Históricamente, siempre que los anarquistas han tenido la oportunidad de poner en práctica sus teorías han actuado
respecto al Estado, en dos sentidos: o bien como los mencionados reformistas, tan duramente criticados, o bien como
marxistas aunque la mayor parte de las veces inconscientemente.

El 19 de julio de 1936, enterados del golpe de Estado fascista iniciado por Franco, los trabajadores —la mayoría
de los trabajadores organizados estaban en la CNT— salen a la calle para asaltar los cuarteles, tomar las armas
y organizar milicias.
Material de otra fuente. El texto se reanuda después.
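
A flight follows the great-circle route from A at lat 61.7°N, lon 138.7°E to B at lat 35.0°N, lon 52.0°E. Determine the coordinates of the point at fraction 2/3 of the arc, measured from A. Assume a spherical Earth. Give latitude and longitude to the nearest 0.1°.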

En Barcelona, la misma tarde del 19 de julio el general golpista Godet quedó detenido y las milicias
anarquistas disponían de seis veces más efectivos que las fuerzas del Estado. Si eso no es “poder” ¿en
qué idioma estamos hablando? Evidentemente no es poder burgués sino poder obrero. Para los marxistas esta
distinción de clase es vital, lo que realmente importa.

Los militantes anarquistas actuaron de una forma intuitiva y acertada, y su propia experiencia demostró que la única
forma de enfrentar al poder de la reacción fascista era a través del poder obrero, a través de la creación de milicias
armadas y comités antifascistas.

Frente a las tareas concretas de la lucha contra la reacción, las masas anarquistas actuaron fieles a sus tradiciones
anticapitalistas fuertemente arraigadas, pero deshaciéndose a toda prisa del principio anarquista de que “todo
Poder es malo”, que en terreno de la práctica revolucionaria resultaba una verdadera temeridad.